O conceito-chave de que
Williams parte, já aqui por repetidas vezes referenciado neste blogue, é a taxa natural de juro, conceito de difícil
tratamento em economia, pois não tem uma medida estatística isenta de problemas.
Várias definições de taxa natural de juro são possíveis, o que atesta a
referida dificuldade, mas Williams utiliza uma definição muito pragmática: é a taxa
de juro de curto prazo ajustada pela inflação, real como os economistas tendem
a classificar, que coloca a política monetária em equilíbrio, ou seja que
assegura que a política monetária não tenha de ser nem acomodatícia nem restritiva
em termos de crescimento e inflação. Na simbologia de Williams, teremos a r*. O
relevante é compreender que os bancos centrais estão limitados a fixar a taxa
de juro de curto prazo. O nível da r* dependerá do comportamento da economia.
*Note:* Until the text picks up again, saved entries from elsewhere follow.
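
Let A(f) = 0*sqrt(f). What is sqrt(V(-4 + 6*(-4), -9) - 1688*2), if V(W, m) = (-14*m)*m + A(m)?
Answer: I*sqrt(4510) ≈ 67.156*I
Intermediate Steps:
A(f) = 0
V(W, m) = -14*m**2 (V(W, m) = (-14*m)*m + 0 = -14*m**2 + 0 = -14*m**2)
sqrt(V(-4 + 6*(-4), -9) - 1688*2) = sqrt(-14*(-9)**2 - 1688*2) = sqrt(-14*81 - 3376) = sqrt(-1134 - 3376) = sqrt(-4510) = I*sqrt(4510)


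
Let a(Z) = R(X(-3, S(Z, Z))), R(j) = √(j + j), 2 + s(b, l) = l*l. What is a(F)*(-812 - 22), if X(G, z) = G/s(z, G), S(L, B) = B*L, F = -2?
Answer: -834*I*√42/7 ≈ -772.13*I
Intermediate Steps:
s(b, l) = -2 + l² (s(b, l) = -2 + l*l = -2 + l²)
X(G, z) = G/(-2 + G²)
R(j) = √2*√j (R(j) = √(2*j) = √2*√j)
a(Z) = I*√42/7 (a(Z) = √2*√(-3/(-2 + (-3)²)) = √2*√(-3/(-2 + 9)) = √2*√(-3/7) = √2*(I*√21/7) = I*√42/7)
a(F)*(-812 - 22) = (I*√42/7)*(-812 - 22) = (I*√42/7)*(-834) = -834*I*√42/7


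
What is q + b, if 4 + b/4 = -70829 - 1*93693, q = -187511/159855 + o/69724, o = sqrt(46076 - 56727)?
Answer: -105201402431/159855 + I*sqrt(10651)/69724 ≈ -6.5811e+5 + 0.0014802*I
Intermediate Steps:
o = I*sqrt(10651) (o = sqrt(-10651) = I*sqrt(10651) ≈ 103.2*I)
q = -187511/159855 + I*sqrt(10651)/69724 (q = -187511/159855 + (I*sqrt(10651))/69724 = -187511*1/159855 + (I*sqrt(10651))*(1/69724) = -187511/159855 + I*sqrt(10651)/69724 ≈ -1.173 + 0.0014802*I)
b = -658104 (b = -16 + 4*(-70829 - 1*93693) = -16 + 4*(-70829 - 93693) = -16 + 4*(-164522) = -16 - 658088 = -658104)
q + b = (-187511/159855 + I*sqrt(10651)/69724) - 658104 = -105201402431/159855 + I*sqrt(10651)/69724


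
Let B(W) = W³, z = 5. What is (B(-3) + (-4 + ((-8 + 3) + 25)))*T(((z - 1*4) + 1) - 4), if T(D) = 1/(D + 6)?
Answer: -11/4 ≈ -2.7500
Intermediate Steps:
T(D) = 1/(6 + D)
(B(-3) + (-4 + ((-8 + 3) + 25)))*T(((z - 1*4) + 1) - 4) = ((-3)³ + (-4 + ((-8 + 3) + 25)))/(6 + (((5 - 1*4) + 1) - 4)) = (-27 + (-4 + (-5 + 25)))/(6 + (((5 - 4) + 1) - 4)) = (-27 + (-4 + 20))/(6 + ((1 + 1) - 4)) = (-27 + 16)/(6 + (2 - 4)) = -11/(6 - 2) = -11/4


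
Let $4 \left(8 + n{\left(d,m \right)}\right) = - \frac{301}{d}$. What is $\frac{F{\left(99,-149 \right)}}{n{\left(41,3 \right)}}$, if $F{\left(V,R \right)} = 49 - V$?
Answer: $\frac{8200}{1613} \approx 5.0837$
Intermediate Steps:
$n{\left(d,m \right)} = -8 - \frac{301}{4 d}$ ($n{\left(d,m \right)} = -8 + \frac{\left(-301\right) \frac{1}{d}}{4} = -8 - \frac{301}{4 d}$)
$\frac{F{\left(99,-149 \right)}}{n{\left(41,3 \right)}} = \frac{49 - 99}{-8 - \frac{301}{4 \cdot 41}} = \frac{49 - 99}{-8 - \frac{301}{164}} = - \frac{50}{-8 - \frac{301}{164}} = - \frac{50}{- \frac{1613}{164}} = \left(-50\right) \left(- \frac{164}{1613}\right) = \frac{8200}{1613}$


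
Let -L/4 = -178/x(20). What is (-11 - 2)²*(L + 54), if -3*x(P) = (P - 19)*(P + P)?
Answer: 507/5 ≈ 101.40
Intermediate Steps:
x(P) = -2*P*(-19 + P)/3 (x(P) = -(P - 19)*(P + P)/3 = -(-19 + P)*2*P/3 = -2*P*(-19 + P)/3)
L = -267/5 (L = -(-712)/((⅔)*20*(19 - 1*20)) = -(-712)/((⅔)*20*(19 - 20)) = -(-712)/((⅔)*20*(-1)) = -(-712)/(-40/3) = -(-712)*(-3)/40 = -4*267/20 = -267/5 ≈ -53.400)
(-11 - 2)²*(L + 54) = (-11 - 2)²*(-267/5 + 54) = (-13)²*(⅗) = 169*(⅗) = 507/5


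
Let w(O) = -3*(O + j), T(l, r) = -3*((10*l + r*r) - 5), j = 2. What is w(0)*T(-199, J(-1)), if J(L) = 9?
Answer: -34452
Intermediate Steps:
T(l, r) = 15 - 30*l - 3*r**2 (T(l, r) = -3*((10*l + r**2) - 5) = -3*((r**2 + 10*l) - 5) = -3*(-5 + r**2 + 10*l) = 15 - 30*l - 3*r**2)
w(O) = -6 - 3*O (w(O) = -3*(O + 2) = -3*(2 + O) = -6 - 3*O)
w(0)*T(-199, J(-1)) = (-6 - 3*0)*(15 - 30*(-199) - 3*9**2) = (-6 + 0)*(15 + 5970 - 3*81) = -6*(15 + 5970 - 243) = -6*5742 = -34452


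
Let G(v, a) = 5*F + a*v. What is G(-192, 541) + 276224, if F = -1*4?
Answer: 172332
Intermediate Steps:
F = -4
G(v, a) = -20 + a*v (G(v, a) = 5*(-4) + a*v = -20 + a*v)
G(-192, 541) + 276224 = (-20 + 541*(-192)) + 276224 = (-20 - 103872) + 276224 = -103892 + 276224 = 172332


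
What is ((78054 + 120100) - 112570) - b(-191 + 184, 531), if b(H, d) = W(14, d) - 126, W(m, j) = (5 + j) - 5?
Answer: 85179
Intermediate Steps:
W(m, j) = j
b(H, d) = -126 + d (b(H, d) = d - 126 = -126 + d)
((78054 + 120100) - 112570) - b(-191 + 184, 531) = ((78054 + 120100) - 112570) - (-126 + 531) = (198154 - 112570) - 1*405 = 85584 - 405 = 85179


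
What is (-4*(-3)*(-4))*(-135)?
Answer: 6480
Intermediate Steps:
(-4*(-3)*(-4))*(-135) = (12*(-4))*(-135) = -48*(-135) = 6480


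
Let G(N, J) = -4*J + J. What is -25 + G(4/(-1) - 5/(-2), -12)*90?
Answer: 3215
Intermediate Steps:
G(N, J) = -3*J
-25 + G(4/(-1) - 5/(-2), -12)*90 = -25 - 3*(-12)*90 = -25 + 36*90 = -25 + 3240 = 3215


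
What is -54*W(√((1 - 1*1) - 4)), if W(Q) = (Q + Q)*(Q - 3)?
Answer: 432 + 648*I ≈ 432.0 + 648.0*I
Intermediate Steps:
W(Q) = 2*Q*(-3 + Q) (W(Q) = (2*Q)*(-3 + Q) = 2*Q*(-3 + Q))
-54*W(√((1 - 1*1) - 4)) = -108*√((1 - 1*1) - 4)*(-3 + √((1 - 1*1) - 4)) = -108*√((1 - 1) - 4)*(-3 + √((1 - 1) - 4)) = -108*√(0 - 4)*(-3 + √(0 - 4)) = -108*√(-4)*(-3 + √(-4)) = -108*2*I*(-3 + 2*I) = -216*I*(-3 + 2*I)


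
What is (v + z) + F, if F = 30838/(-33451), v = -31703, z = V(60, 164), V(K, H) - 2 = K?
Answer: -1058453929/33451 ≈ -31642.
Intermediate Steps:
V(K, H) = 2 + K
z = 62 (z = 2 + 60 = 62)
F = -30838/33451 (F = 30838*(-1/33451) = -30838/33451 ≈ -0.92189)
(v + z) + F = (-31703 + 62) - 30838/33451 = -31641 - 30838/33451 = -1058453929/33451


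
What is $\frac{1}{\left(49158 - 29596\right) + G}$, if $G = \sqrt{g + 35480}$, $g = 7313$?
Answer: $\frac{19562}{382629051} - \frac{\sqrt{42793}}{382629051} \approx 5.0585 \cdot 10^{-5}$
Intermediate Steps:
$G = \sqrt{42793}$ ($G = \sqrt{7313 + 35480} = \sqrt{42793} \approx 206.86$)
$\frac{1}{\left(49158 - 29596\right) + G} = \frac{1}{\left(49158 - 29596\right) + \sqrt{42793}} = \frac{1}{19562 + \sqrt{42793}}$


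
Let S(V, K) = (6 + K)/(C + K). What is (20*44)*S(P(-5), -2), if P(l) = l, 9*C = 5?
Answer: -31680/13 ≈ -2436.9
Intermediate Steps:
C = 5/9 (C = (1/9)*5 = 5/9 ≈ 0.55556)
S(V, K) = (6 + K)/(5/9 + K)
(20*44)*S(P(-5), -2) = (20*44)*(9*(6 - 2)/(5 + 9*(-2))) = 880*(9*4/(5 - 18)) = 880*(9*4/(-13)) = 880*(9*(-1/13)*4) = 880*(-36/13) = -31680/13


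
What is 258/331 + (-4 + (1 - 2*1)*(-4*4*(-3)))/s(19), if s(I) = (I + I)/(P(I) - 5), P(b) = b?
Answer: -115582/6289 ≈ -18.378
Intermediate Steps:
s(I) = 2*I/(-5 + I) (s(I) = (I + I)/(I - 5) = (2*I)/(-5 + I) = 2*I/(-5 + I))
258/331 + (-4 + (1 - 2*1)*(-4*4*(-3)))/s(19) = 258/331 + (-4 + (1 - 2*1)*(-4*4*(-3)))/((2*19/(-5 + 19))) = 258*(1/331) + (-4 + (1 - 2)*(-16*(-3)))/((2*19/14)) = 258/331 + (-4 - 1*48)/((2*19*(1/14))) = 258/331 + (-4 - 48)/(19/7) = 258/331 - 52*7/19 = 258/331 - 364/19 = -115582/6289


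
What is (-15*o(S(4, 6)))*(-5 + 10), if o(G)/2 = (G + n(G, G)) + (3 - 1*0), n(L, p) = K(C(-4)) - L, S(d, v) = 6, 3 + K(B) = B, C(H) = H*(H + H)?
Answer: -4800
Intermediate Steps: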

As evidências incontornáveis
do pós 2007-2008 apontam para que r* tenda a manter-se em níveis bastante baixos,
que uns consideram ser anómalos, outros como Williams e Summers alertam para
que constituem um “novo normal” dos próximos tempos. Sem querer maçar os leitores
com questões demasiado técnicas, interessa sobretudo realçar que baixas r*
significam que a política monetária dispõe de uma curta margem de manobra para
estimular a economia. Os novos tempos anunciam recessões mais longas e profundas
e recuperações mais lentas, que são a marca do pós 2007-2008. É neste contexto que
devemos compreender o que tenho vindo a designar de piruetas da política monetária.
Intervenções mais heterodoxas têm sido ensaiadas e é nessa linha que Draghi tem
dirigido a intervenção do BCE. O que é relevante no artigo de Williams é a perceção
de alguém de dentro da matéria (como Presidente do FED de San Francisco ele participa
nas decisões do FED) apontar para os limites de tais piruetas e para a
necessidade de novos compromissos na condução futura da política monetária.
A primeira, que Summers gostaria
de ter expressão mais vincada, é o reconhecimento inequívoco por parte de Williams
de que não mais pode ser escamoteado o papel da política fiscal neste contexto
de recessões desta natureza. Parece evidente que o pretenso papel da política
monetária como substituto da política fiscal, exercida por bancos centrais
independentes dos executivos políticos, está hoje desacreditado. O novo normal
apagou essa ilusão por muito que custe aos que torcem o nariz à política
fiscal.
A segunda saída é a
projeção de uma meta de inflação superior aos já míticos 2%, por exemplo 4%,
abrindo caminho a políticas reflacionárias para garantir ao banco central mais
margem de manobra. Em alternativa, os bancos centrais podem prosseguir metas de
níveis flexíveis de preços ou de PIB, abandonando a taxa de inflação (variação
e não nível de preços como metas).
Quando alguém de dentro
da política monetária tem esta clarividência, algo se anuncia em termos de mudança
de rumos de intervenção. Mas uma grande interrogação permanece: o que pensarão
as autoridades monetárias alemãs desta matéria?